Why do you concentrate on the sawdust in your brother’s eye, and pay no mind to the two-by-four in your own eye? How can you possibly say to him “let me help you with that dust in your eye,” when all the while you’ve got that two-by-four sticking out of your own? Hypocrite! First get that two-by-four out of your own eye; only then can you see to help your brother with the dust in his.
(my own paraphrase of Matt. 7:3-5)
I paraphrased this passage because in the usual translations, I think we often miss just how funny it probably was at the time. This is by no means the only time, even in the Sermon on the Mount, that Jesus resorted to absurd language to make his point.
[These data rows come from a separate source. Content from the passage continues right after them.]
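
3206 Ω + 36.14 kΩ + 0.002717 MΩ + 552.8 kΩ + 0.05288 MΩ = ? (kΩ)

In kΩ:
  3206 Ω = 3206 × 10⁻³ kΩ = 3.206
  36.14 kΩ → 36.14
  0.002717 MΩ = 0.002717 × 10³ kΩ = 2.717
  552.8 kΩ → 552.8
  0.05288 MΩ = 0.05288 × 10³ kΩ = 52.88
Sum: 3.206 + 36.14 + 2.717 + 552.8 + 52.88 = 647.743

647.743 kΩ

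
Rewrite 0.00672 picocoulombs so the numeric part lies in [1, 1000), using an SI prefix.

= 6.72 × 10^-15 coulombs; 10^-15 is femto.

6.72 femtocoulombs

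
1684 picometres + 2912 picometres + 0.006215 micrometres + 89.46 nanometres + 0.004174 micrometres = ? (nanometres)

In nanometres:
  1684 picometres = 1684e-3 nanometres = 1.684
  2912 picometres = 2912e-3 nanometres = 2.912
  0.006215 micrometres = 0.006215e3 nanometres = 6.215
  89.46 nanometres → 89.46
  0.004174 micrometres = 0.004174e3 nanometres = 4.174
Sum: 1.684 + 2.912 + 6.215 + 89.46 + 4.174 = 104.445

104.445 nanometres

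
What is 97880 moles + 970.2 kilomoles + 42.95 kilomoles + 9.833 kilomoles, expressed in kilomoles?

In kilomoles:
  97880 moles = 97880 × 10⁻³ kilomoles = 97.88
  970.2 kilomoles → 970.2
  42.95 kilomoles → 42.95
  9.833 kilomoles → 9.833
Sum: 97.88 + 970.2 + 42.95 + 9.833 = 1120.863

1120.863 kilomoles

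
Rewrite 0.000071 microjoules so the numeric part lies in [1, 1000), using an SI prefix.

= 71 × 10⁻¹² joules; 10⁻¹² is pico.

71 picojoules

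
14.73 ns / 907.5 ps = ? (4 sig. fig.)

16.23

(14.73 × 10⁻⁹) / (907.5 × 10⁻¹²) = 0.016231 × 10³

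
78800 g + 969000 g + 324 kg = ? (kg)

In kg:
  78800 g = 78800e-3 kg = 78.8
  969000 g = 969000e-3 kg = 969
  324 kg → 324
Sum: 78.8 + 969 + 324 = 1371.8

1371.8 kg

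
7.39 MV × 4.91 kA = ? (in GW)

36.2849 GW

7.39e6 × 4.91e3 = 36.2849e9 W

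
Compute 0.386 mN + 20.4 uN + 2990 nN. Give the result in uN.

409.39 uN

In uN:
  0.386 mN = 0.386 × 10^3 uN = 386
  20.4 uN → 20.4
  2990 nN = 2990 × 10^-3 uN = 2.99
Sum: 386 + 20.4 + 2.99 = 409.39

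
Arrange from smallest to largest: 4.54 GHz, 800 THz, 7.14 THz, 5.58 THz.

4.54 GHz = 4540000000 Hz
800 THz = 800000000000000 Hz
7.14 THz = 7140000000000 Hz
5.58 THz = 5580000000000 Hz

4.54 GHz < 5.58 THz < 7.14 THz < 800 THz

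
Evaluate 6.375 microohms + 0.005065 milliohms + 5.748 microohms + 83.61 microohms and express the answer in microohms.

In microohms:
  6.375 microohms → 6.375
  0.005065 milliohms = 0.005065e3 microohms = 5.065
  5.748 microohms → 5.748
  83.61 microohms → 83.61
Sum: 6.375 + 5.065 + 5.748 + 83.61 = 100.798

100.798 microohms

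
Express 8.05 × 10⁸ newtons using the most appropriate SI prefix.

805 meganewtons

= 805 × 10⁶ newtons; 10⁶ is mega.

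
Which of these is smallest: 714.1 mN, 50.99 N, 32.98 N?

714.1 mN = 0.7141 N
50.99 N = 50.99 N
32.98 N = 32.98 N

714.1 mN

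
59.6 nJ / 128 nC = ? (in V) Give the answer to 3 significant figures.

(59.6 × 10^-9) / (128 × 10^-9) = 0.46562 V

0.466 V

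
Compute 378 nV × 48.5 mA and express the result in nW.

18.333 nW

378 × 10^-9 × 48.5 × 10^-3 = 18333 × 10^-12 W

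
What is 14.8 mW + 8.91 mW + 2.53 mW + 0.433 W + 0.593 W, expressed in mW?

1052.24 mW

In mW:
  14.8 mW → 14.8
  8.91 mW → 8.91
  2.53 mW → 2.53
  0.433 W = 0.433e3 mW = 433
  0.593 W = 0.593e3 mW = 593
Sum: 14.8 + 8.91 + 2.53 + 433 + 593 = 1052.24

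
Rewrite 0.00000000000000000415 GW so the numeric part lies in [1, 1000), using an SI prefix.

= 4.15 × 10⁻⁹ W; 10⁻⁹ is nano.

4.15 nW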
I imagine that his hearers were cracking up at this, as they certainly were when he mocked the pompous religious in Matt. 6:5 as well. It’s worth our while to remember Jesus wasn’t the buttoned-down killjoy that some make him out to be (remember he was also criticized for being a party animal in Luke 7:34).
Of course the illustration of the sawdust and the two-by-four is also exactly the lesson we’ve all known it to be … that we should look to our own shortcomings before getting in the face of others about theirs. That’s true, it’s important, and it’s far too frequently honored only in the breach. But maybe these two things are related: if we learn to have a healthy dose of humor in looking at our own copious stupidity, maybe we’ll also do better at the humility it takes to address the wood in our own eyes. I hope so.